Silence. Depuis une semaine, des monstres industriels néerlandais pillent les eaux dans le nord de la France et le gouvernement d’Emmanuel Macron ne dit mot.
Tout a commencé le 23 novembre, quand nous avons constaté la présence du Prins Bernhard sur la façade Manche. Ce chalutier industriel de 88 mètres de long est la propriété de France Pélagique, une filiale « française » du géant néerlandais Cornelis Vrolijk. Il s’agit d’un chalutier pélagique, un navire qui tracte un filet entre le fond et la surface. Sa proximité avec la côte est significative : dans ces conditions, son filet est aussi haut que la profondeur de l’eau, il racle donc également le fond. Son impact déjà désastreux pour l’environnement en est décuplé.

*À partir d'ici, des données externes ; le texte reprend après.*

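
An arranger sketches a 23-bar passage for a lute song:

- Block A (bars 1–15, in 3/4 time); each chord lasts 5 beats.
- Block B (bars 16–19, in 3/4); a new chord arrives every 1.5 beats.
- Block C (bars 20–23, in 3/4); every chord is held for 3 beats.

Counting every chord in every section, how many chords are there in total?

A: 15·3 = 45 beats, 45/5 = 9 chords.
B: 4·3 = 12 beats, 12/1.5 = 8 chords.
C: 4·3 = 12 beats, 12/3 = 4 chords.
Total: 9 + 8 + 4 = 21.

21 chords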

Ce navire a été rejoint dès le 24 novembre par le Scombrus, l’autre chalutier géant de France Pélagique. Quelques jours plus tard, le Carolien (126 m de long pour 17 m de large) de Cornelis Vrolijk a complété ce triste tableau. Nous l’avons observé très près des 6 milles français, près de Calais. Si la présence des navires franco-néerlandais étaient légales, la présence du Carolien dans les eaux côtières françaises est une provocation injustifiable.
Nous avons suivi les déplacements de ces monstres à l’aide de données satellites, mais les images transmises par des pêcheurs locaux ne laissent aucun doute : ces bateaux ne « stationnent » pas, ils pêchent.
4/9 : Le « Carolien » (126 m de long, 17 m de large) appartient au géant néerlandais Cornelis Vrolijk. Nous l’avons observé très près des 6 milles français près de Calais. pic.twitter.com/kdH5tRFjWK
— Laetitia Bisiaux (@Laeti_Bisiaux) December 2, 2022
Des industriels qui viennent piller la mer si proche des côtes, cela ne vous rappelle rien ? Nous l’avons déjà vu avec la senne démersale, qui aurait pu être interdite si la France ne s’y était pas opposée en septembre dernier.
Que fait le gouvernement pour soutenir les pêcheurs côtiers qui font face à la concurrence déloyale de ces industriels ? Rien. Pire, il est pro-actif dans la destruction de la pêche côtière artisanale. D’abord en laissant les industriels de la pêche électrique détruire l’océan pendant deux ans après l’accord finale d’interdiction, ensuite en laissant les petits navires sur le carreau sans licences Brexit. Enfin, en proposant un plan de casse ! Et où iront les quotas destinés aux navires côtiers ? Ils seront redistribués de manière totalement opaques aux navires restants, entrainant la concentration des ressources entre les mains de quelques industriels. À nouveau, les pires acteurs pour la biodiversité et l’économie locale sortiront gagnants de cette opération.
Les chalutiers géants ne sont que la partie visible d’un problème plus profond, celui d’un modèle qui concentre les quotas et les subventions publiques au détriment de la pêche côtière. Ces firmes ont encore de beaux jours devant elles tant que les représentants des pêcheurs et les décideurs politiques resteront complaisants.